Still Feeling the Effects
Gayle Goldin, senior advisor at the Women’s Bureau in the U.S. Department of Labor and a former state senator from Rhode Island, says we are still feeling the effects of two-plus years of COVID—and women are feeling it more than men.
“At the worst point in the crisis, women lost more jobs than men,” she says. “Women also left the labor force in greater numbers, and mothers cut their work hours substantially more than fathers did.”
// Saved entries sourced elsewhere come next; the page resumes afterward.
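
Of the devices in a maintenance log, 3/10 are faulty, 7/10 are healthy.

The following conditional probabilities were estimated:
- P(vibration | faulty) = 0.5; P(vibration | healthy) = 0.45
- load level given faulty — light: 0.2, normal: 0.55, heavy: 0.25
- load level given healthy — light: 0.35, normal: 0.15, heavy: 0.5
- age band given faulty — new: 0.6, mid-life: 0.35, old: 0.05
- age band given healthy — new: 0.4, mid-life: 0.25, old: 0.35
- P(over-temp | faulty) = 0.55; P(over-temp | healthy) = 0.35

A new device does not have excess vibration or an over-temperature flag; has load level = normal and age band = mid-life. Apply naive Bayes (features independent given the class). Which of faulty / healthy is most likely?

faulty

faulty: 0.3 × (1−0.5) × 0.55 × 0.35 × (1−0.55) = 0.01299375
healthy: 0.7 × (1−0.45) × 0.15 × 0.25 × (1−0.35) = 0.009384375
Highest score → faulty.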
She says women, especially women of color, are experiencing more negative impacts for two reasons. “First of all, women have always disproportionately performed the majority of the family caregiving. And that has to do with both caregiving for children and for family members. And during COVID we certainly saw the impact of having children schooled in the home. … Second, women are underrepresented in certain industries and are overrepresented in others, and this is particularly what happened for women’s job losses.”
So, what can be done?
“In order to create an economy that is fair, inclusive and resilient, we must seize the opportunity to address deep, long-standing inequities that continue to impact women and people of color and working families,” Goldin says.
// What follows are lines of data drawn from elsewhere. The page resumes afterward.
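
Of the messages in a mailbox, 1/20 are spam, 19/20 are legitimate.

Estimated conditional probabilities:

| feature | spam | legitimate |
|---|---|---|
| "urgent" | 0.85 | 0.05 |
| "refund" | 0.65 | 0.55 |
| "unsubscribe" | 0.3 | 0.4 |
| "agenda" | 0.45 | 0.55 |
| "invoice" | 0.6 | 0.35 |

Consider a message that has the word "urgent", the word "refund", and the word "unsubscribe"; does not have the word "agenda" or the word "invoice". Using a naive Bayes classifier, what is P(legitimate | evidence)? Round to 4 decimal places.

spam: 0.05 × 0.85 × 0.65 × 0.3 × (1−0.45) × (1−0.6) = 0.00182325
legitimate: 0.95 × 0.05 × 0.55 × 0.4 × (1−0.55) × (1−0.35) = 0.003056625
P(legitimate | x) = 0.003056625 / 0.004879875 ≈ 0.6264

0.6264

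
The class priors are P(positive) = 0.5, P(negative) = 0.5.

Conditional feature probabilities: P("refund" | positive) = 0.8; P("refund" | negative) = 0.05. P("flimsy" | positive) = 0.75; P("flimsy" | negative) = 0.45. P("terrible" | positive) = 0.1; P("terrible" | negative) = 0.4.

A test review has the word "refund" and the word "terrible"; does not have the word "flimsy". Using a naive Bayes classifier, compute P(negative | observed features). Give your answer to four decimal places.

positive: 0.5 × 0.8 × (1−0.75) × 0.1 = 0.01
negative: 0.5 × 0.05 × (1−0.45) × 0.4 = 0.0055
P(negative | x) = 0.0055 / 0.0155 ≈ 0.3548

0.3548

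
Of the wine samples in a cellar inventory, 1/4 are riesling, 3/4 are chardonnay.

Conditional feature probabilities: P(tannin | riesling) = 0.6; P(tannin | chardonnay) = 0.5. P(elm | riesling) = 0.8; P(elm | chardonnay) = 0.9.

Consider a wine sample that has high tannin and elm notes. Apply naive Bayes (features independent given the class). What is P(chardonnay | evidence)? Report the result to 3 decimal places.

riesling: 0.25 × 0.6 × 0.8 = 0.12
chardonnay: 0.75 × 0.5 × 0.9 = 0.3375
P(chardonnay | x) = 0.3375 / 0.4575 ≈ 0.738

0.738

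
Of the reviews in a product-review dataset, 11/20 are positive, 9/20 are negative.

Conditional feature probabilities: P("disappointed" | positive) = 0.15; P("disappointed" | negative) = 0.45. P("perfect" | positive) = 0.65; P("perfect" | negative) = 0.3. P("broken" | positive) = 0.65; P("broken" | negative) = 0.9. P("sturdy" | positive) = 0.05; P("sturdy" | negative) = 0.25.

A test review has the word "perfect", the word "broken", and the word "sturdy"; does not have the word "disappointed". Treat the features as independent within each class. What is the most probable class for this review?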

She points to highlighting nontraditional occupations: The Women’s Bureau, for example, is focusing on the work of tradeswomen across the country, with grant money used to increase the participation of women in apprenticeship programs in historically male-dominated fields. She also says policy change, including paid leave, is gaining traction across the country, along with innovative investments in child care, including increased wages and access. “This is a critical moment in our country’s history,” Goldin says. “We have the opportunity to create change. We have the opportunity to create a new workforce, and we have an opportunity to change our economy for the future.”
Simone D. Ross, president and CEO of the Colorado Women’s Chamber of Commerce, says a recent research report from the chamber and partner organizations found women experienced a disproportionate displacement in the workforce at all levels.
“But it really is staggering when you consider 2.2 million women have exited the workforce since 2020,” she says. “Just think about this: What is a workforce without women? What is a workforce without people of color? What is a workforce without individuals able to bring their intersectional identities and their experiences to contribute and add value to work? Well, it’s not a great workforce at all.”
Ross says in Colorado, her group has focused on advancing women in business, pointing to transparency in pay legislation, paid sick leave, working with private entities to offer more equitable access to capital and financing and child care.
“For us, transparency is key,” she says. “If inequity has been systematized, the only way to create equity is to systematize equity. And one of those ways is through transparency.”
Kentucky Rep. Samara Heavrin (R), the youngest woman elected to her state’s General Assembly, says her work to help empower women is focused on meeting people where they’re at.
“Instead of putting Band-Aids and throwing money at things, let’s actually look and see what the problems are,” she says.
It’s also about engaging fellow legislators.
“We’ve got Republicans and Democrats and we’ve got independents, so how do we come together on an issue?” Heavrin says, adding that starting conversations with colleagues across the aisle has helped her pass legislation.
“I ran for office because I believe that women deserve a spot at the table, and you can’t imagine what you haven’t seen,” she says. “When I think, this isn’t going to pass, or this isn’t going to work, it encourages me to work harder for these future women so that the young ladies and young men that come after us won’t have to deal with these issues.”
Lesley Kennedy is a director in NCSL’s Communications Division.